Try to create directory of filename and catch OSError.

pypescript.libutils.utils.module_file_name(full_name, base_dir='.')

Return module file name (without extension).

Parameters
  • full_name (string) – Module full name, starting from base_dir. See module_full_name().

  • base_dir (string, default='.') – Base package directory.

  • module_file_name('/path/to/module/file.py' (>>>) –

  • base_dir='/path/to')

  • module/file

pypescript.libutils.utils.module_full_name(module_file, base_dir='.')

Return module full name, starting from base_dir.

Parameters
  • module_file (string) – Module file name.

  • base_dir (string, default='.') – Base package directory.

  • module_full_name('/path/to/module/file.py' (>>>) –

  • base_dir='/path/to')

  • module.file

pypescript.libutils.utils.read_path_list(filename)

Parse list of module names into modules to be included/excluded.

Parameters

filename (string) – File name of module list. This should respect the bash-syntax, except separators are dots.

Returns

  • include (list) – List of module name re patterns to include.

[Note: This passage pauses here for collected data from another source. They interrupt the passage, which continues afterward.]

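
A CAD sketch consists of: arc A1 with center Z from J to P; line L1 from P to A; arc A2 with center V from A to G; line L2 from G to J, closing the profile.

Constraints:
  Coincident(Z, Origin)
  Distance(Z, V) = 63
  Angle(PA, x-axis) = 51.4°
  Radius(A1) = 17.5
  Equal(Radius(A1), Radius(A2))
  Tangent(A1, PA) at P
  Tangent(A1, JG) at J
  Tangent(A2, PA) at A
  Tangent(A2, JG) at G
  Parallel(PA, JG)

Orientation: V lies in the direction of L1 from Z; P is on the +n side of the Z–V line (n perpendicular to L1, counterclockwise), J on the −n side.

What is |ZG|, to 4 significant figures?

65.39

The slot axis is L1's direction at 51.4°, so u = (cos 51.4°, sin 51.4°) = (0.6239, 0.7815) and n = (−sin 51.4°, cos 51.4°) = (-0.7815, 0.6239). Z is at the origin and V lies 63.0 along u from Z, so V = 63.0·u = (39.30, 49.24). Tangency of A1 to both parallel lines with radius 17.5 puts P and J at Z ± 17.5·n: P = (-13.68, 10.92), J = (13.68, -10.92). Equal radii place A and G the same way about V: A = V + 17.5·n = (25.63, 60.15), G = V − 17.5·n = (52.98, 38.32). Then |ZG| = |G − Z| = 65.39.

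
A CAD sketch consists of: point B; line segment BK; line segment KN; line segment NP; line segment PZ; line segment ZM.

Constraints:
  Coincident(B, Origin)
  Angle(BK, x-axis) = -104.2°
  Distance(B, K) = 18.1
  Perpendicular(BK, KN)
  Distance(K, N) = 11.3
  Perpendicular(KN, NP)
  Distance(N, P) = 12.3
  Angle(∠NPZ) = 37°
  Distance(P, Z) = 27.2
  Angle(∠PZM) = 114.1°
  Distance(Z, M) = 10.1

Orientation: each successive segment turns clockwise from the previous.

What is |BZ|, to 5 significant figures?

27.986

B is at the origin; BK runs at -104.2° with length 18.1, so K = (-4.4401, -17.547). BK is perpendicular to KN, so KN runs at 165.80°; with |KN| = 11.3, N = (-15.395, -14.775). KN ⟂ NP, so NP runs at 75.800°; with |NP| = 12.3, P = (-12.378, -2.8508). ∠NPZ = 37.0° gives PZ at -67.200° from the x-axis; with |PZ| = 27.2, Z = (-1.8371, -27.925). Then |BZ| = |Z − B| = 27.986.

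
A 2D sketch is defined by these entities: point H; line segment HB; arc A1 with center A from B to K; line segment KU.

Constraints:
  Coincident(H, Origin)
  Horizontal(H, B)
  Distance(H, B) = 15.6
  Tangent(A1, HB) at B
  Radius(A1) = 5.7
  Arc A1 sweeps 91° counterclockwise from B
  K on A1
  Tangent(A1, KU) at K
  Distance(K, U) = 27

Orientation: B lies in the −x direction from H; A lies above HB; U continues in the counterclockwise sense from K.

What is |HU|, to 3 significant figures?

34.4

H is at the origin; H and B share the same y with |HB| = 15.6 and B on the −x side, so B = (-15.6, 0.00). Tangency of A1 to HB means the radius AB is perpendicular to HB, so A = B + (0, 5.7) = (-15.6, 5.70). On A1, B sits at bearing -90° from A; a 91° counterclockwise sweep puts K at bearing 1°, so K = A + 5.7·(cos 1°, sin 1°) = (-9.90, 5.80). Tangency of A1 to KU means the radius AK is perpendicular to KU, so KU runs along (−sin 1°, cos 1°); with |KU| = 27.0, U = (-10.4, 32.8). Then |HU| = |U − H| = 34.4.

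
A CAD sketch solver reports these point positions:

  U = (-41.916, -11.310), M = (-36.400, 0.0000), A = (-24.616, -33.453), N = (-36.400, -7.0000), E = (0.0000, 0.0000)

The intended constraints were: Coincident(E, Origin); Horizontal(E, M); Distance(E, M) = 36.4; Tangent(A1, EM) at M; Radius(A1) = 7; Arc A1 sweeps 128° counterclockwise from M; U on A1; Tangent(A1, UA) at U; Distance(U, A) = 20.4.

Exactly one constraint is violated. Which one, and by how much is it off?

Distance(U, A) = 20.4 — off by 7.70.

E = (0.00, 0.00) ✓; E.y = 0.00, M.y = 0.00 ✓; |EM| = 36.40 ✓; ∠(NM, ME) = 90.00° ✓; |NM| = 7.000 ✓; bearing(N→U) − bearing(N→M) = 128.0° ✓; |NU| = 7.000 ✓; ∠(NU, UA) = 90.00° ✓; |UA| = 28.10 ✗.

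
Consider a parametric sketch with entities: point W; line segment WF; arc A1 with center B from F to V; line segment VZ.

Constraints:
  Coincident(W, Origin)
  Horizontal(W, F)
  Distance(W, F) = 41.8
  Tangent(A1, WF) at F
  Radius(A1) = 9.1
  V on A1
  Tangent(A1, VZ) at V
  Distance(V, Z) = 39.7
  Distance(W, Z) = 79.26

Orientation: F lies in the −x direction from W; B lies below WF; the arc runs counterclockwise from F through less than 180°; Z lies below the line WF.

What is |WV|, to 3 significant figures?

50.1

W is at the origin; WF is horizontal with |WF| = 41.8 and F on the −x side, so F = (-41.8, 0.00). Since A1 is tangent to WF there, BF ⟂ WF, so B = F + (0, -9.1) = (-41.8, -9.10). Since BV ⟂ VZ (tangency), |BZ| = √(9.1² + 39.7²) = 40.7 regardless of where V sits on A1. So Z lies on both circle(W, 79.26) and circle(B, 40.7); the below-WF intersection is Z = (-68.5, -39.8). V is the foot of the tangent from Z: V = (-49.8, -4.82).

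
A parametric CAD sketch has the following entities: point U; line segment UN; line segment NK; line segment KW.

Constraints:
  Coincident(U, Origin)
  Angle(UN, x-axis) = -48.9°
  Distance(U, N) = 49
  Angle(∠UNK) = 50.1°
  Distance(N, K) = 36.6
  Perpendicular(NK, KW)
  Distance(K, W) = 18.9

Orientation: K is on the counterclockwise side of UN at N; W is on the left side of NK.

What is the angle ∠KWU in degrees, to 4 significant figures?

164.5°

∠UNK = 50.1°, so NK runs at -48.9° + (180° − 50.1°) = 81.00° from the x-axis; with |NK| = 36.6, K = N + 36.6·(cos 81.00°, sin 81.00°) = (37.94, -0.7752). NK ⟂ KW; with |KW| = 18.9 on the left of NK, W = K + 18.9·(-0.9877, 0.1564) = (19.27, 2.181). Then cos ∠KWU = WK·WU / (|WK||WU|), giving 164.5°.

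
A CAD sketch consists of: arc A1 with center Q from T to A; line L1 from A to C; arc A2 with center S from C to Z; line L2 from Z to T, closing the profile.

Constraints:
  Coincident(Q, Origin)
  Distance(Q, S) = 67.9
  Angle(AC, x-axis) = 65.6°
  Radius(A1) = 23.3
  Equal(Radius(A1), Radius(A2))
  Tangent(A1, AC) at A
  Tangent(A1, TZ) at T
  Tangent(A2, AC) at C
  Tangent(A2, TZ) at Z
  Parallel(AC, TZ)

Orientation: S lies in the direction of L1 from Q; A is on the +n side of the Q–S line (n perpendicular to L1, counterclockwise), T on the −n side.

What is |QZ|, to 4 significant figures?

71.79

Tangency of A1 to both parallel lines with radius 23.3 puts A and T at Q ± 23.3·n: A = (-21.22, 9.625), T = (21.22, -9.625). Equal radii place C and Z the same way about S: C = S + 23.3·n = (6.831, 71.46), Z = S − 23.3·n = (49.27, 52.21). Then |QZ| = |Z − Q| = 71.79.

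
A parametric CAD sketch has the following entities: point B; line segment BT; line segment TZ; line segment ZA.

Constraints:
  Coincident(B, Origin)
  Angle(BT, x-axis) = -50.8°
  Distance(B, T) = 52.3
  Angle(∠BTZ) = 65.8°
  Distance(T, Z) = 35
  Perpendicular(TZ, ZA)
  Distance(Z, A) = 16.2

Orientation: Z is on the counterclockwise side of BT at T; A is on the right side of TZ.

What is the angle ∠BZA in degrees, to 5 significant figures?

164.13°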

  • exclude – List of module name re patterns to exclude.

Example

To include modules in directory dir, write dir.*. To exclude modules in directory dir starting with mod, write dir.mod*.

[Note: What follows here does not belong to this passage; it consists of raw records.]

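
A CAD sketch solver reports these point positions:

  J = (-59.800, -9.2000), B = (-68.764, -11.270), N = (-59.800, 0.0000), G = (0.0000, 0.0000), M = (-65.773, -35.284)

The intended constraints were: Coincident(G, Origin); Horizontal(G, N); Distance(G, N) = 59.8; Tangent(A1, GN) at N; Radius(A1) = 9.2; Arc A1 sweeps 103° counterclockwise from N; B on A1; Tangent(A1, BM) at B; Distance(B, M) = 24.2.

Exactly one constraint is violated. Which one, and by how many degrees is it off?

Tangent(A1, BM) at B — off by 5.90°.

G = (0.00, 0.00) ✓; G.y = 0.00, N.y = 0.00 ✓; |GN| = 59.80 ✓; ∠(JN, NG) = 90.00° ✓; |JN| = 9.200 ✓; bearing(J→B) − bearing(J→N) = 103.0° ✓; |JB| = 9.200 ✓; ∠(JB, BM) = 95.90° ✗; |BM| = 24.20 ✓.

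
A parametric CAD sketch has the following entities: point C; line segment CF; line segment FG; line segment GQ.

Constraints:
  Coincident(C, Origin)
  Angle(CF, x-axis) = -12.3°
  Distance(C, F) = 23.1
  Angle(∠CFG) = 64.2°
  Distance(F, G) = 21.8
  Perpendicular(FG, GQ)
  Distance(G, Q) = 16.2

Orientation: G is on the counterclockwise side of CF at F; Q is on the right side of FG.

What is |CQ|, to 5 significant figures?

38.817

∠CFG = 64.2°, so FG runs at -12.3° + (180° − 64.2°) = 103.50° from the x-axis; with |FG| = 21.8, G = F + 21.8·(cos 103.50°, sin 103.50°) = (17.481, 16.277). FG is perpendicular to GQ; with |GQ| = 16.2 on the right of FG, Q = G + 16.2·(0.97237, 0.23345) = (33.233, 20.058). Then |CQ| = |Q − C| = 38.817.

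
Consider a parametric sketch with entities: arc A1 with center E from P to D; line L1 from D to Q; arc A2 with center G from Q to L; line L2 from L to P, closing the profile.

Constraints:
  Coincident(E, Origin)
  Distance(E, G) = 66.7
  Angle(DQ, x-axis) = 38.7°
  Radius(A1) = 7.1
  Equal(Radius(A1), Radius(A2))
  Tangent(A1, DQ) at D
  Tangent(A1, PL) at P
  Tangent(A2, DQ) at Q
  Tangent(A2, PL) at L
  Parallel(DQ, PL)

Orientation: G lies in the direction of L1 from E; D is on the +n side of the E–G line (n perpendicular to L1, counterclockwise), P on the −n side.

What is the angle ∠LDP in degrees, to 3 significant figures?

78.0°

Tangency of A1 to both parallel lines with radius 7.1 puts D and P at E ± 7.1·n: D = (-4.44, 5.54), P = (4.44, -5.54). Equal radii place Q and L the same way about G: Q = G + 7.1·n = (47.6, 47.2), L = G − 7.1·n = (56.5, 36.2). Then cos ∠LDP = DL·DP / (|DL||DP|), giving 78.0°.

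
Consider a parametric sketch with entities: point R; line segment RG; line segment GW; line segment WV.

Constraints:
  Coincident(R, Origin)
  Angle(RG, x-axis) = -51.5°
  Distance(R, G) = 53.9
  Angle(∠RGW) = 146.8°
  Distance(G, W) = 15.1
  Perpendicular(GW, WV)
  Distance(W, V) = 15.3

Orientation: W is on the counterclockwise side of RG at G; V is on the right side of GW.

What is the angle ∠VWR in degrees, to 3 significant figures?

116°

R is at the origin; RG runs at -51.5° with length 53.9, so G = 53.9·(cos -51.5°, sin -51.5°) = (33.6, -42.2). ∠RGW = 146.8°, so GW runs at -51.5° + (180° − 146.8°) = -18.3° from the x-axis; with |GW| = 15.1, W = G + 15.1·(cos -18.3°, sin -18.3°) = (47.9, -46.9). GW is perpendicular to WV; with |WV| = 15.3 on the right of GW, V = W + 15.3·(-0.314, -0.949) = (43.1, -61.5). Then cos ∠VWR = WV·WR / (|WV||WR|), giving 116°.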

pypescript.libutils.utils.walk_pype_modules(base_dir='.', include_pype_module_names=None, exclude_pype_module_names=None)

Walk through pypescript modules and yield (module directory, module full name (w.r.t. base_dir), description file name, desciption dictionary).

Parameters
  • base_dir (string, default='.') – Root of the directory tree to explore.

  • include_pype_module_names (list, default=None) – List of module names (w.r.t. base_dir) or regex to include. If None, all modules in base_dir are considered.

  • exclude_pype_module_names (list, default=None) – List of module names (w.r.t. base_dir) or regex to exclude. If None, no module is excluded.